At health clinics across the country, people are lining up to get vaccinated with the seasonal flu vaccine, the H1N1 vaccine or both -- so many people that there aren’t enough doses to vaccinate them all.

Health officials are rationing the supplies they do have for those who need them most, including people in high-risk groups, like small children, or those with preexisting health conditions.

Shortage of the Vaccine

“The classical approach for making influenza vaccines is you have to grow the virus,” said Edward Morgan, San Diego State University research professor, about the vaccine shortage. “Since a virus does not grow like a bacteria does, in a culture, you have to grow it in cells. Normally they grow these in duck eggs. So as a result, it takes a while to be able to generate enough material.”

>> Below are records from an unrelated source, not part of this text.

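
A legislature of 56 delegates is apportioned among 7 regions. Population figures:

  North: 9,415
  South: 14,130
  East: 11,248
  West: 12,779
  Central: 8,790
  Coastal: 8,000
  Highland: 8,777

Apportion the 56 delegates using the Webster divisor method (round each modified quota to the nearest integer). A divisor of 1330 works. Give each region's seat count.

North=7, South=11, East=8, West=10, Central=7, Coastal=6, Highland=7

With modified divisor 1330: modified quotas North 7.079, South 10.624, East 8.457, West 9.608, Central 6.609, Coastal 6.015, Highland 6.599.
Rounding to the nearest integer: North 7, South 11, East 8, West 10, Central 7, Coastal 6, Highland 7 (total 56).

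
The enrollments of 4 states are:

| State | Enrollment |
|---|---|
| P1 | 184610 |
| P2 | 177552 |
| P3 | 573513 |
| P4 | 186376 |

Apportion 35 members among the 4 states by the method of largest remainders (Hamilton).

The standard divisor is 1122051/35 ≈ 32058.6.
Standard quotas: P1 5.7585, P2 5.5384, P3 17.8895, P4 5.8136.
Lower quotas: P1 5, P2 5, P3 17, P4 5 (sum 32, leaving 3 seats).
Remainders in descending order: P3 0.8895, P4 0.8136, P1 0.7585, P2 0.5384.
The surplus seats go to P3, P4, P1.

P1=6, P2=5, P3=18, P4=6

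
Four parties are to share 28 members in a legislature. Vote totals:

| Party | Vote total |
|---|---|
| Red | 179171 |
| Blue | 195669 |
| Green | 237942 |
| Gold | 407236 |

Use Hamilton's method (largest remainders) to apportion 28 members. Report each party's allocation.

Standard divisor: 1020018 ÷ 28 ≈ 36429.214.
Standard quotas: Red 4.9183, Blue 5.3712, Green 6.5316, Gold 11.1788.
Lower quotas: Red 4, Blue 5, Green 6, Gold 11 (sum 26, leaving 2 seats).
Remainders in descending order: Red 0.9183, Green 0.5316, Blue 0.3712, Gold 0.1788.
The surplus seats go to Red, Green.

Red 5; Blue 5; Green 7; Gold 11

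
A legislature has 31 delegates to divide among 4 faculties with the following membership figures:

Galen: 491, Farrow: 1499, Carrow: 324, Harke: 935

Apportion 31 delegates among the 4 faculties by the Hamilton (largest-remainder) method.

Galen: 5; Farrow: 14; Carrow: 3; Harke: 9

The standard divisor is 3249/31 ≈ 104.806.
Standard quotas: Galen 4.685, Farrow 14.303, Carrow 3.091, Harke 8.921.
Lower quotas: Galen 4, Farrow 14, Carrow 3, Harke 8 (sum 29, leaving 2 seats).
Remainders in descending order: Harke 0.921, Galen 0.685, Farrow 0.303, Carrow 0.091.
The surplus seats go to Harke, Galen.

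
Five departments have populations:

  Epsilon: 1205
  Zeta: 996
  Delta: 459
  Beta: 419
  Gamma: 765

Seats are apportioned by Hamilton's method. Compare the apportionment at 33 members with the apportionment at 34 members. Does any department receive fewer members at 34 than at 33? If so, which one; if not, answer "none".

none

At 33 seats: Epsilon 10, Zeta 8, Delta 4, Beta 4, Gamma 7.
At 34 seats: Epsilon 10, Zeta 9, Delta 4, Beta 4, Gamma 7.
No department's allocation decreased.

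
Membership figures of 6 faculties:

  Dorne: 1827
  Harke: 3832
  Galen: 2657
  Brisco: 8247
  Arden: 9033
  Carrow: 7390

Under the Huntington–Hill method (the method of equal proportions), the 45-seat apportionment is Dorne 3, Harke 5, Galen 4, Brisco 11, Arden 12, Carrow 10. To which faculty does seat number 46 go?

Priority for the next seat is population ÷ (√(s·(s+1))).
Priorities: Dorne 527.409, Harke 699.624, Galen 594.123, Brisco 717.809, Arden 723.219, Carrow 704.609.
Highest priority: Arden.

Arden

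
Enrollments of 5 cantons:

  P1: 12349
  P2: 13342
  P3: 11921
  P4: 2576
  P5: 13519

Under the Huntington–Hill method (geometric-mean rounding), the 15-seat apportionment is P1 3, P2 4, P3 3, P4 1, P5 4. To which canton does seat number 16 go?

P1

Priority for the next seat is population ÷ (√(s·(s+1))).
Priorities: P1 3564.849, P2 2983.362, P3 3441.296, P4 1821.507, P5 3022.940.
Highest priority: P1.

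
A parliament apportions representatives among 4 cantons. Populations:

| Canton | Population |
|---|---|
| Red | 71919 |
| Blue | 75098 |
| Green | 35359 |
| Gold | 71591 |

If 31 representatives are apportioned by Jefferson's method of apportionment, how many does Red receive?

Standard divisor 253967/31 ≈ 8192.484; standard quotas: Red 8.779, Blue 9.167, Green 4.316, Gold 8.739.
Rounding down gives 8, 9, 4, 8 = 29 seats, so the divisor must be adjusted.
With modified divisor 7700: modified quotas Red 9.340, Blue 9.753, Green 4.592, Gold 9.298.
Rounding down: Red 9, Blue 9, Green 4, Gold 9 (total 31).
Red receives 9.

9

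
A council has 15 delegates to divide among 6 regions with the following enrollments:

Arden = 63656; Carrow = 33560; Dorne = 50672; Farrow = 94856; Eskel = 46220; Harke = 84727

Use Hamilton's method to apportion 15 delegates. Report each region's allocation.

The standard divisor is 373691/15 ≈ 24912.733.
Standard quotas: Arden 2.5552, Carrow 1.3471, Dorne 2.0340, Farrow 3.8075, Eskel 1.8553, Harke 3.4010.
Lower quotas: Arden 2, Carrow 1, Dorne 2, Farrow 3, Eskel 1, Harke 3 (sum 12, leaving 3 seats).
Remainders in descending order: Eskel 0.8553, Farrow 0.8075, Arden 0.5552, Harke 0.4010, Carrow 0.3471, Dorne 0.0340.
Largest remainders: Eskel, Farrow, Arden receive the extra seats.

Arden 3, Carrow 1, Dorne 2, Farrow 4, Eskel 2, Harke 3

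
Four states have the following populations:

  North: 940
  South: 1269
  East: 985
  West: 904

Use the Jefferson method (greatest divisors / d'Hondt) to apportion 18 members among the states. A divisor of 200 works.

With modified divisor 200: modified quotas North 4.700, South 6.345, East 4.925, West 4.520.
Rounding down: North 4, South 6, East 4, West 4 (total 18).

North 4, South 6, East 4, West 4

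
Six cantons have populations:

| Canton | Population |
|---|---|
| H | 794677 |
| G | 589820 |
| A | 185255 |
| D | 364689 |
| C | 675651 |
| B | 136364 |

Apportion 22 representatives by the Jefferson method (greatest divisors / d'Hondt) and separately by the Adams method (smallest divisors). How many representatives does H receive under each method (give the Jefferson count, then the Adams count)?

7 and 6

Jefferson: H 7, G 5, A 1, D 3, C 5, B 1.
Adams: H 6, G 5, A 2, D 3, C 5, B 1.
H gets 7 under Jefferson and 6 under Adams.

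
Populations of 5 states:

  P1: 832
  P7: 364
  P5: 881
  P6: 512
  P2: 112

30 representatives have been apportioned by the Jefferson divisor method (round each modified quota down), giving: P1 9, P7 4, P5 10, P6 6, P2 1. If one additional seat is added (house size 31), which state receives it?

Priority for the next seat is population ÷ (current seats + 1).
Priorities: P1 83.200, P7 72.800, P5 80.091, P6 73.143, P2 56.000.
Highest priority: P1.

P1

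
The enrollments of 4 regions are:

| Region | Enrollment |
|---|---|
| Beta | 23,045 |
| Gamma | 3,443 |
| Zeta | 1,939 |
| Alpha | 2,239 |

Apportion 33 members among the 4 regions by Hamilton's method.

Beta 25, Gamma 4, Zeta 2, Alpha 2

Total 30666; standard divisor 30666/33 ≈ 929.273.
Standard quotas: Beta 24.7990, Gamma 3.7050, Zeta 2.0866, Alpha 2.4094.
Lower quotas: Beta 24, Gamma 3, Zeta 2, Alpha 2 (sum 31, leaving 2 seats).
Remainders in descending order: Beta 0.7990, Gamma 0.7050, Alpha 0.4094, Zeta 0.0866.
The surplus seats go to Beta, Gamma.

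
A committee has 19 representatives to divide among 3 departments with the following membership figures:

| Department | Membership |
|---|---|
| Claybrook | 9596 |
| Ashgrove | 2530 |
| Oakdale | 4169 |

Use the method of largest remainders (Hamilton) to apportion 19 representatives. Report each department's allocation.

Claybrook=11, Ashgrove=3, Oakdale=5

The standard divisor is 16295/19 ≈ 857.632.
Standard quotas: Claybrook 11.1890, Ashgrove 2.9500, Oakdale 4.8611.
Lower quotas: Claybrook 11, Ashgrove 2, Oakdale 4 (sum 17, leaving 2 seats).
Remainders in descending order: Ashgrove 0.9500, Oakdale 0.8611, Claybrook 0.1890.
The surplus seats go to Ashgrove, Oakdale.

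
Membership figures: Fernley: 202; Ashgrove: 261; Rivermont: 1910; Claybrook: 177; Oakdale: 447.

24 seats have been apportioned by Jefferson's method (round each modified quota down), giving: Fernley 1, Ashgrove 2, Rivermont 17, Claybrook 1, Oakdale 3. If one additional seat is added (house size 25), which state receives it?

Oakdale

Priority for the next seat is population ÷ (current seats + 1).
Priorities: Fernley 101.000, Ashgrove 87.000, Rivermont 106.111, Claybrook 88.500, Oakdale 111.750.
Highest priority: Oakdale.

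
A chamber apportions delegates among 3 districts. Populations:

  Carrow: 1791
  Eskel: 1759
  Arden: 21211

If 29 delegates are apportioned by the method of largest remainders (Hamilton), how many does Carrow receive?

2

Total 24761; standard divisor 24761/29 ≈ 853.828.
Standard quotas: Carrow 2.0976, Eskel 2.0601, Arden 24.8423.
Lower quotas: Carrow 2, Eskel 2, Arden 24 (sum 28, leaving 1 seat).
Remainders in descending order: Arden 0.8423, Carrow 0.0976, Eskel 0.0601.
The surplus seat goes to Arden.
Carrow receives 2.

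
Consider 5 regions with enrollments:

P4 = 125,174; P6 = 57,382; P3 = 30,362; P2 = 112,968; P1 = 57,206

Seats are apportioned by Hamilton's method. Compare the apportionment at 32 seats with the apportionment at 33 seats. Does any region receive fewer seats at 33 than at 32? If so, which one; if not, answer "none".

At 32 seats: P4 10, P6 5, P3 3, P2 9, P1 5.
At 33 seats: P4 11, P6 5, P3 2, P2 10, P1 5.
P3 drops from 3 to 2.

P3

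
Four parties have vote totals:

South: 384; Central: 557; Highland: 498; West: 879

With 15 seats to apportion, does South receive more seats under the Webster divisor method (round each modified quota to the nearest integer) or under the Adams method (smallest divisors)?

Webster: South 2, Central 4, Highland 3, West 6.
Adams: South 3, Central 4, Highland 3, West 5.
South gets 2 under Webster and 3 under Adams.

Adams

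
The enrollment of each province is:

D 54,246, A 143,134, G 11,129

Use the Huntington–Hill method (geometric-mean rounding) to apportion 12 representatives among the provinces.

D: 3, A: 8, G: 1

With divisor 17998: modified quotas D 3.014, A 7.953, G 0.618.
Geometric-mean thresholds: D √(3·4)=3.464, A √(7·8)=7.483, G (min 1).
Each quota rounded against its threshold gives D 3, A 8, G 1 (total 12).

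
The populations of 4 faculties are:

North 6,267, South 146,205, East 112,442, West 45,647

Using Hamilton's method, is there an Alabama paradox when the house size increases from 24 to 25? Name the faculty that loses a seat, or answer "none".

none

At 24 seats: North 0, South 11, East 9, West 4.
At 25 seats: North 0, South 12, East 9, West 4.
No faculty's allocation decreased.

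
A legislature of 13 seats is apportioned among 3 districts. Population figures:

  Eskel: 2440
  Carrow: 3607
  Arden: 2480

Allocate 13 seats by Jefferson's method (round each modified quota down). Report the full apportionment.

Eskel 4, Carrow 5, Arden 4

Standard divisor 8527/13 ≈ 655.923; standard quotas: Eskel 3.720, Carrow 5.499, Arden 3.781.
Rounding down gives 3, 5, 3 = 11 seats, so the divisor must be adjusted.
With modified divisor 606: modified quotas Eskel 4.026, Carrow 5.952, Arden 4.092.
Rounding down: Eskel 4, Carrow 5, Arden 4 (total 13).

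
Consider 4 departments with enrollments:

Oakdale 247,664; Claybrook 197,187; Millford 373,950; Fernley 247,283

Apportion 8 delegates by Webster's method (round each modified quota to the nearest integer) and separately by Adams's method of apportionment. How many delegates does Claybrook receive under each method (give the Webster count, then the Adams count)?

Webster: Oakdale 2, Claybrook 1, Millford 3, Fernley 2.
Adams: Oakdale 2, Claybrook 2, Millford 2, Fernley 2.
Claybrook gets 1 under Webster and 2 under Adams.

1 and 2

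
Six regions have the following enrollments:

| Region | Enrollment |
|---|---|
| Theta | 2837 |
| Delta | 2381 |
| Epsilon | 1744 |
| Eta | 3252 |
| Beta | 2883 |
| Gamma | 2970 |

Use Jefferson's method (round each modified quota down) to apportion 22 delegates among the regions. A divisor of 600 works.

Theta: 4; Delta: 3; Epsilon: 2; Eta: 5; Beta: 4; Gamma: 4

With modified divisor 600: modified quotas Theta 4.728, Delta 3.968, Epsilon 2.907, Eta 5.420, Beta 4.805, Gamma 4.950.
Rounding down: Theta 4, Delta 3, Epsilon 2, Eta 5, Beta 4, Gamma 4 (total 22).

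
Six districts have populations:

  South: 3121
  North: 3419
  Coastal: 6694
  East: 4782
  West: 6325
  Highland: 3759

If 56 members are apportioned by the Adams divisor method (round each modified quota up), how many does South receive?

6

Standard divisor 28100/56 ≈ 501.786; standard quotas: South 6.220, North 6.814, Coastal 13.340, East 9.530, West 12.605, Highland 7.491.
Rounding up gives 7, 7, 14, 10, 13, 8 = 59 seats, so the divisor must be adjusted.
With modified divisor 530: modified quotas South 5.889, North 6.451, Coastal 12.630, East 9.023, West 11.934, Highland 7.092.
Rounding up: South 6, North 7, Coastal 13, East 10, West 12, Highland 8 (total 56).
South receives 6.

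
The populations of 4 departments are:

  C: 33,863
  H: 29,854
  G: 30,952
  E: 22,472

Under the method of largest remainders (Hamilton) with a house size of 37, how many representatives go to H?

9

The standard divisor is 117141/37 ≈ 3165.973.
Standard quotas: C 10.6959, H 9.4296, G 9.7765, E 7.0980.
Lower quotas: C 10, H 9, G 9, E 7 (sum 35, leaving 2 seats).
Remainders in descending order: G 0.7765, C 0.6959, H 0.4296, E 0.0980.
Largest remainders: G, C receive the extra seats.
H receives 9.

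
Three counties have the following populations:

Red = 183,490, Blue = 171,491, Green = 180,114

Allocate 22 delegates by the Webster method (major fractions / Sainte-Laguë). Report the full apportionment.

Red=8, Blue=7, Green=7

Standard divisor 535095/22 ≈ 24322.5; standard quotas: Red 7.544, Blue 7.051, Green 7.405.
Rounding to the nearest integer gives Red 8, Blue 7, Green 7 — total 22, matching the house size, so no adjustment is needed.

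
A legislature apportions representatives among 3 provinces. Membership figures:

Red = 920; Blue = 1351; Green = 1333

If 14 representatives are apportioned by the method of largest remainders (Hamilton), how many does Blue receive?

5

Standard divisor: 3604 ÷ 14 ≈ 257.429.
Standard quotas: Red 3.574, Blue 5.248, Green 5.178.
Lower quotas: Red 3, Blue 5, Green 5 (sum 13, leaving 1 seat).
Remainders in descending order: Red 0.574, Blue 0.248, Green 0.178.
Largest remainder: Red receives the extra seat.
Blue receives 5.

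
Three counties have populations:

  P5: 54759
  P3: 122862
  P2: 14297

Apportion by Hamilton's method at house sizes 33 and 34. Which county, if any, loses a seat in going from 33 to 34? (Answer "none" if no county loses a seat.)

At 33 seats: P5 9, P3 21, P2 3.
At 34 seats: P5 10, P3 22, P2 2.
P2 drops from 3 to 2.

P2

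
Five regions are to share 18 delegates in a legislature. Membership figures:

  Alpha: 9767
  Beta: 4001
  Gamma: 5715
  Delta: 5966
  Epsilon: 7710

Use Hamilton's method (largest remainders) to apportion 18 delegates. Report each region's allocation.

Total 33159; standard divisor 33159/18 ≈ 1842.167.
Standard quotas: Alpha 5.3019, Beta 2.1719, Gamma 3.1023, Delta 3.2386, Epsilon 4.1853.
Lower quotas: Alpha 5, Beta 2, Gamma 3, Delta 3, Epsilon 4 (sum 17, leaving 1 seat).
Remainders in descending order: Alpha 0.3019, Delta 0.2386, Epsilon 0.1853, Beta 0.1719, Gamma 0.1023.
The surplus seat goes to Alpha.

Alpha 6, Beta 2, Gamma 3, Delta 3, Epsilon 4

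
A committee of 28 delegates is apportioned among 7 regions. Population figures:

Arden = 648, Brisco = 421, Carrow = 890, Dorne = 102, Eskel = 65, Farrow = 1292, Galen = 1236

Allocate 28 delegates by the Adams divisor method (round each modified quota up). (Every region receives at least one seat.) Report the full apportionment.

Standard divisor 4654/28 ≈ 166.214; standard quotas: Arden 3.899, Brisco 2.533, Carrow 5.355, Dorne 0.614, Eskel 0.391, Farrow 7.773, Galen 7.436.
Rounding up gives 4, 3, 6, 1, 1, 8, 8 = 31 seats, so the divisor must be adjusted.
With modified divisor 200: modified quotas Arden 3.240, Brisco 2.105, Carrow 4.450, Dorne 0.510, Eskel 0.325, Farrow 6.460, Galen 6.180.
Rounding up: Arden 4, Brisco 3, Carrow 5, Dorne 1, Eskel 1, Farrow 7, Galen 7 (total 28).

Arden=4, Brisco=3, Carrow=5, Dorne=1, Eskel=1, Farrow=7, Galen=7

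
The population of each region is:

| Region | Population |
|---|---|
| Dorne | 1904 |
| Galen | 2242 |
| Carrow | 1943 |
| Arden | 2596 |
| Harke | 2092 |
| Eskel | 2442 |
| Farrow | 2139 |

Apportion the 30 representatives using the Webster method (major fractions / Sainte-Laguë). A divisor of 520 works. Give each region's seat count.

Dorne 4; Galen 4; Carrow 4; Arden 5; Harke 4; Eskel 5; Farrow 4

With modified divisor 520: modified quotas Dorne 3.662, Galen 4.312, Carrow 3.737, Arden 4.992, Harke 4.023, Eskel 4.696, Farrow 4.113.
Rounding to the nearest integer: Dorne 4, Galen 4, Carrow 4, Arden 5, Harke 4, Eskel 5, Farrow 4 (total 30).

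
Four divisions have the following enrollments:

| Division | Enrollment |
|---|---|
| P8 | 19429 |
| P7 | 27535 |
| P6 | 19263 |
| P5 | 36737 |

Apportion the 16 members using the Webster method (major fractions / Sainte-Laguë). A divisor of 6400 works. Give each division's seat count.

With modified divisor 6400: modified quotas P8 3.036, P7 4.302, P6 3.010, P5 5.740.
Rounding to the nearest integer: P8 3, P7 4, P6 3, P5 6 (total 16).

P8: 3, P7: 4, P6: 3, P5: 6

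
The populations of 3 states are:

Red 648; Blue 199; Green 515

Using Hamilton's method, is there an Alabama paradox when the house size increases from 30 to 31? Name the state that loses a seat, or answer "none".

Blue

At 30 seats: Red 14, Blue 5, Green 11.
At 31 seats: Red 15, Blue 4, Green 12.
Blue drops from 5 to 4.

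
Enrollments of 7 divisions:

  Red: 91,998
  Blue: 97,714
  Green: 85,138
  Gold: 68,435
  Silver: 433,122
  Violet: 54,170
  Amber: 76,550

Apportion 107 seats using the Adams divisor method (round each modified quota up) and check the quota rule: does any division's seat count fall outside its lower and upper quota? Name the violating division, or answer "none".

Silver

Standard quotas: Red 10.852, Blue 11.526, Green 10.042, Gold 8.072, Silver 51.089, Violet 6.390, Amber 9.029.
Adams allocation: Red 11, Blue 12, Green 10, Gold 8, Silver 50, Violet 7, Amber 9.
Silver has quota 51.089 (lower 51, upper 52) but receives 50 — outside the quota interval.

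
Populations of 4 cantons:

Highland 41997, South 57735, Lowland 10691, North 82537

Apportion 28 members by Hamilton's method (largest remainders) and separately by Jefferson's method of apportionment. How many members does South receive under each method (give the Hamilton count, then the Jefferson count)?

8 and 9

Hamilton: Highland 6, South 8, Lowland 2, North 12.
Jefferson: Highland 6, South 9, Lowland 1, North 12.
South gets 8 under Hamilton and 9 under Jefferson.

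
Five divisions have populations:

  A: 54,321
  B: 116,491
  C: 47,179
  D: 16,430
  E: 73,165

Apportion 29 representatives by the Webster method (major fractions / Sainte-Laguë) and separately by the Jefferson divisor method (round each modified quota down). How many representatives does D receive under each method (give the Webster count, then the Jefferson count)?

Webster: A 5, B 11, C 4, D 2, E 7.
Jefferson: A 5, B 12, C 4, D 1, E 7.
D gets 2 under Webster and 1 under Jefferson.

2 and 1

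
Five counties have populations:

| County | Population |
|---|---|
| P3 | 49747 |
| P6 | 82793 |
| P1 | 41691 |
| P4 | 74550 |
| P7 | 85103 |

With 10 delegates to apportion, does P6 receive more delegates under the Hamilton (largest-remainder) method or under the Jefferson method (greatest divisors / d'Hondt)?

Jefferson

Hamilton: P3 2, P6 2, P1 1, P4 2, P7 3.
Jefferson: P3 1, P6 3, P1 1, P4 2, P7 3.
P6 gets 2 under Hamilton and 3 under Jefferson.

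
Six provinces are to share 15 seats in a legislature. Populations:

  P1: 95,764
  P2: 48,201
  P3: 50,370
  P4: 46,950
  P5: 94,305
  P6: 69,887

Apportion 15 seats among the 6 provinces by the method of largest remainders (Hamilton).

The standard divisor is 405477/15 ≈ 27031.8.
Standard quotas: P1 3.5426, P2 1.7831, P3 1.8634, P4 1.7368, P5 3.4887, P6 2.5854.
Lower quotas: P1 3, P2 1, P3 1, P4 1, P5 3, P6 2 (sum 11, leaving 4 seats).
Remainders in descending order: P3 0.8634, P2 0.7831, P4 0.7368, P6 0.5854, P1 0.5426, P5 0.4887.
Largest remainders: P3, P2, P4, P6 receive the extra seats.

P1 3; P2 2; P3 2; P4 2; P5 3; P6 3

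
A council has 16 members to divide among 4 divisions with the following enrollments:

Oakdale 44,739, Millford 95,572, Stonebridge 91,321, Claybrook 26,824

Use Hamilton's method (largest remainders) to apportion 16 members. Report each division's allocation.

Oakdale 3, Millford 6, Stonebridge 5, Claybrook 2

The standard divisor is 258456/16 ≈ 16153.5.
Standard quotas: Oakdale 2.7696, Millford 5.9165, Stonebridge 5.6533, Claybrook 1.6606.
Lower quotas: Oakdale 2, Millford 5, Stonebridge 5, Claybrook 1 (sum 13, leaving 3 seats).
Remainders in descending order: Millford 0.9165, Oakdale 0.7696, Claybrook 0.6606, Stonebridge 0.6533.
The surplus seats go to Millford, Oakdale, Claybrook.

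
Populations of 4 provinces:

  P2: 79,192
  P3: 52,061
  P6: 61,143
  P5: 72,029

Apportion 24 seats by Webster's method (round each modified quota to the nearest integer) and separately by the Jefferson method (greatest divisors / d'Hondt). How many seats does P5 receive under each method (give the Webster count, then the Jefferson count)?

Webster: P2 7, P3 5, P6 6, P5 6.
Jefferson: P2 7, P3 5, P6 5, P5 7.
P5 gets 6 under Webster and 7 under Jefferson.

6 and 7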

After the virus is grown, according to Morgan, it has to be deactivated, either with a chemical interaction or a heat treatment, so it doesn’t grow any more. Mass production of the vaccine is difficult because of the time it takes to produce the virus, coupled with the liklihood that virus will mutate.

Mutating Virus

Morgan, who works in SDSU's BioScience Center, explained that the reason people need to get a seasonal flu shot each year is because one of the two key components of the virus mutate each year. What makes the H1N1 virus so unique is that both major components are mutating.

“Where it becomes problematic is because you’ve got a shift in both of these particular proteins on the surface,” Morgan said. “And it seems to be, for whatever reason, a very potent combination that a lot of (peoples’ immune systems) haven’t seen.”

Morgan explained that, because the H1N1 strain is similar to the epidemic from 1918, older people may have already been exposed to it at some point, and therefore are not as susceptible as the younger generation.